Vancouver, Dominion of Canada, September 1925
Yet Another Royal Visit
Ed McCurdy
Staff Writer
The Evening Star
Having swallowed a snootful of liquors Arrested in garters and knickers Ne’er to be crowned He’s Canada-bound While all of Westminster snickers.
Nothing gives this reporter more astonishment than our province’s appetite for royal visits, and our eagerness to foot the bill.
Over the past year, Vancouver’s capacity for obsequious toadying has brought us a parade of dukes, earls and lords (English, Scottish and Welsh) whose unearned wealth and family history somehow renders them holy; by all appearances, a title and an overbite will confer sainthood on a toad.
No bridge, building or ship can be considered safe until christened by an English nobleman. No civic anniversary is worth observing without the presence of an aristocrat with a chest full of inherited gongs.
Our current occupant of the welcome mat is His Royal Highness The Prince George, whose purpose is, nominally, to pay homage to the city that bears his name—when the truth of it is that the prince has been temporarily exiled to our remote corner of the empire while the London press makes a meal of his latest indiscretion.

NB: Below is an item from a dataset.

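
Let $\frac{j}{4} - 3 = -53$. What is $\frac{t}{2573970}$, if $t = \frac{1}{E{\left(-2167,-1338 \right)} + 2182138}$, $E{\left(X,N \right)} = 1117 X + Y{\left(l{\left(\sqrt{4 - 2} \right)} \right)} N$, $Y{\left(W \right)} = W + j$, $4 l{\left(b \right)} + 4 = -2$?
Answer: $\frac{1}{80323307820} \approx 1.245 \cdot 10^{-11}$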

Over the past few months, His Highness has provided the public with a veritable smorgasbord of succulents: ill-advised affairs with married women, a fondness for alcohol in quantity, and a taste for morphine and cocaine—the latter courtesy of one Kiki Preston, an ex-patriot American socialite known as “the girl with the silver syringe.”
The most recent disgrace has to do with a sighting of the prince, accompanied by the playwright Noël Coward, both in a moist and windy condition, swanning about Soho in women’s clothing.
Mistaking them for prostitutes, a policeman invited the two gentlemen to the constabulary, where things were quickly sorted out—but not before some anti-royalist on the force alerted London scribes. Having been proclaimed on the pages of the Tatler and the Daily Mail, Westminster must now ensure that the event does not enter the pages of history.
But here in the colonies, a Royal is a Royal. British Columbia’s ruling class welcomes any opportunity to host the prince and to bask in the royal sun, courtesy of the taxpayer.